The kessentai trembled, involuntarily. He'd been afraid during Binastarion's "intelligence test." He'd been frightened of being spaced—or being chopped—after assimilation into the clan of Tulo'stenaloor. He'd put up with myriad humiliations large and small to prevent those things, then wormed his way into Goloswin's good graces to keep himself off the chopping block and the menu.
And not a bit of it mattered, not when the Aldenata's power was shown. How have we sinned against them, that they should hate us so . . . that their hate should carry over across the eons and the light years?
Again, the kessentai involuntarily trembled.
"Relax, Finba," said Borasmena. "We survived. That's all that counts."
I must find out what it is that caused them so to hate us . . . find out and make it right, lest they, in their anger, destroy me as well. And if I can't make it right? I'll have to find a way to nullify it.
To Borasmena Finba said much the same thing, then asked, "Can I count on you to support me?"
"Of course," the other kessentai assured him. "You're not only a lot smarter than I am, you're my friend as well."
"I am going to become a Rememberer," Finba announced, "the first one not to toss his stick, if I can avoid tossing it."
"That I'd like to see," agreed Borasmena
"What do we know of this place, Rememberer?" Tulo'stenaloor asked. "The . . . infection has not even a name for it."

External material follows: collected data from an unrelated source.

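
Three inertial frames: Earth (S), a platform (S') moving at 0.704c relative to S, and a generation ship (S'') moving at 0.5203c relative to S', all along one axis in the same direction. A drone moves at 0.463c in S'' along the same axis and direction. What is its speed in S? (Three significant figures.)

0.961c

First combine the drone and generation ship (S''→S'): u₁ = (0.463 + 0.5203)/(1 + 0.463×0.5203) = 0.9833/1.2408989 = 0.79241.
Then combine with the platform (S'→S): u = (0.79241 + 0.704)/(1 + 0.79241×0.704) = 1.49641/1.55785664 = 0.96056.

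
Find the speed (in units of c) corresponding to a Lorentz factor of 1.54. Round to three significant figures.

0.760c

β = √(1 − 1/γ²) = √(1 − 1/2.3716) = √0.578344 = 0.760.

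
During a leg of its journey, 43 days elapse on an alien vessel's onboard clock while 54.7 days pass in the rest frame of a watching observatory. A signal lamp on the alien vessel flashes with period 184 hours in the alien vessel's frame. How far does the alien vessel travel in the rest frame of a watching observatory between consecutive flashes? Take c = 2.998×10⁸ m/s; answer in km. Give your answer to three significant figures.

The time-dilation ratio gives γ = 54.7/43 = 1.27209.
β = √(1 − 1/γ²) = 0.61809. Lab-frame period = γτ = 1.27209×184 hours = 234.06 hours. Distance = βc × γτ = 0.61809 × 2.998×10⁸ m/s × 842616 s = 1.5614×10^14 m = 1.56×10^11 km.

1.56×10^11 km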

"It does not appear in the scrolls under any name, either, Tulo," the Rememberer answered. "And that, itself, I find highly suspicious."
Tulo dug the claws of his left hand into his muzzle and face, almost hard enough to draw blood. It was a sign of worry. "Should we give it a miss then, do you think?"
The cleric chewed his lower lip for a while, thinking upon it. Finally, he shook his head in negation. "We should look, perhaps. But unless we find something very interesting I think we should not get too close."
Tulo's claws relaxed. "Good advice, that. As you say, so shall it be."
Finba'anaga emerged from his
cubicle when he heard Goloswin's footsteps on the deck of the engine room.
"Lord Goloswin?" Finba asked, with his head down in respect.
"Yes, puppy?"
"I would like your permission to make an appointment with the Rememberer, to add to my studies."
Like all his people, Goloswin had a great deal of respect for the clerics, as he did for what remained of the fragmentary history of his people. Still, that respect was tempered with a suspicion that the Rememberers didn't tell everything that they knew, that there were some scrolls that were secret, and some legends and rumors with more basis in fact than ever a Rememberer would admit to. This was a distant annoyance to Golo, but only that. He, too, after all, had his little secrets, even as he devoted his life to ferreting out the secrets of science and technology.